Life in the fast lane came to an abrupt halt for the Four Seasons in 1968
with the release of Genuine Imitation Life Gazette. Having strayed from their
heretofore surefire formula to produce what has been called the group's attempt at a
"relevant" or progressive album, the Four Seasons were faced with their first
monumental failure. It was around this time that Bob Crew ended his association with Valli
and company, Gaudio assuming the role of producer. Further difficulties loomed when the
strain of constant touring, compounded by litigation with Philips Records, pitted the
Seasons against one another. In 1970, Philips released Half and Half, featuring
the single "Patch of Blue," which rose only as high as Number 94.
For several years the group languished without a label, until they joined Mo-West, Motown's subsidiary on the West Coast. And with the exception of the 1972 Mo-West album Chameleon, the Four Seasons did not record together again until 1975. Valli, however, made a solo comeback in 1974 with the mellow number "My Eyes Adored You," a Number One hit that was eventually certified double platinum. Two more singles, 1975's "Swearin' to God" and "Our Day Will Come," solidified his return to the limelight.
In 1975 the Four Seasons united to record the Warner Bros. release "Who Loves You," co-written by Gaudio, which pushed them back into the Top Ten. The following year, they went all the way to Number One--for the first time in over a decade--with the infectious coming-of-age ditty "December 1963 (Oh What a Night)," also co-penned by Gaudio.
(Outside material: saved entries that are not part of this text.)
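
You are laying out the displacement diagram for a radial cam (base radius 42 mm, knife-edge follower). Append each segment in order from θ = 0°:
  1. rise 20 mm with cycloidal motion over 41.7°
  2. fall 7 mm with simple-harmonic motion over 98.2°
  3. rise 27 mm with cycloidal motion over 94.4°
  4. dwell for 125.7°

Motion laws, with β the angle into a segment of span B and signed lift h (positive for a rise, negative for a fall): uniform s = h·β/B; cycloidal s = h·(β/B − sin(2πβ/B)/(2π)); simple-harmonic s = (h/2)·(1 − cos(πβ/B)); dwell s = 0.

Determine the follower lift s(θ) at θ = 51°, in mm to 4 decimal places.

seg 1 [0°–41.7°] cycloidal, h=20: full span → s += 20 → s = 20.0000
seg 2 [41.7°–139.9°] simple-harmonic, h=-7: θ=51° here. β=9.3, B=98.2. -7/2·(1 − cos(π·0.0947)) = -0.1538 → s = 19.8462

19.8462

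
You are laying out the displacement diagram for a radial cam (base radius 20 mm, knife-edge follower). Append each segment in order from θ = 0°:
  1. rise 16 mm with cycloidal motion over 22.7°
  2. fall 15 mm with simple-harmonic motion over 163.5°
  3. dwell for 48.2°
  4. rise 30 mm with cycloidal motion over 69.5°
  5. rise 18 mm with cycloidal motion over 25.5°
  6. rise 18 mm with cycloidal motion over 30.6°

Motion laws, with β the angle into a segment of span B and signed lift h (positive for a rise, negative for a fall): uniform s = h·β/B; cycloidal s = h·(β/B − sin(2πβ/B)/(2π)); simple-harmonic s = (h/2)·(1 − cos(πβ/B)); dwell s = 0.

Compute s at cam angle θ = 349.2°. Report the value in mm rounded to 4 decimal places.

seg 1 [0°–22.7°] cycloidal, h=16: full span → s += 16 → s = 16.0000
seg 2 [22.7°–186.2°] simple-harmonic, h=-15: full span → s += -15 → s = 1.0000
seg 3 [186.2°–234.4°] dwell: s stays 1.0000
seg 4 [234.4°–303.9°] cycloidal, h=30: full span → s += 30 → s = 31.0000
seg 5 [303.9°–329.4°] cycloidal, h=18: full span → s += 18 → s = 49.0000
seg 6 [329.4°–360°] cycloidal, h=18: θ=349.2° here. β=19.8, B=30.6. 18·(0.6471 − sin(2π·0.6471)/(2π)) = 13.9332 → s = 62.9332

62.9332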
Valli continued to record with the Four Seasons until their breakup in
1977. He also concentrated on his solo act but did not score another significant success
until 1978. With the release of Grease, the soundtrack of the phenomenally
popular movie for which Valli sang the title track, some of his lost audience was
reclaimed and a whole new crowd of swooning teenagers won over. The film, which was set in
the 1950s and starred Olivia Newton-John and John Travolta, also provided Valli with a bit
of acting experience--in a cameo role playing himself. Many of the album's songs were
written by Bee Gee Barry Gibb, which undoubtedly helped the disc soar to its Number One
position during the height of the disco era, created in part by the Bee Gee's
record-selling soundtrack to Saturday Night Fever. Valli was at the zenith of his career
with a triple-platinum hit.
The following decade saw Valli and Guadio re-formed The Four Seasons in 1980 and formed FBI Records in 1984. They also recorded and occasionally toured with a new Four Seasons, by this time comprised of six members.
Many of the original group's best-known songs became standard fare for club and concert performances.
1992 found Valli working on a new solo album as well as promoting the Four
Seasons disc Hope and Glory.
Frankie Valli and the Four Seasons were recognized in 1990 for their impact on popular music with induction into the Rock and Roll Hall of Fame alongside other classic acts such as The Who and the Four Tops. Considering his still-driving energy, it seemed likely that Valli's famous falsetto would delight listeners for another 30 years.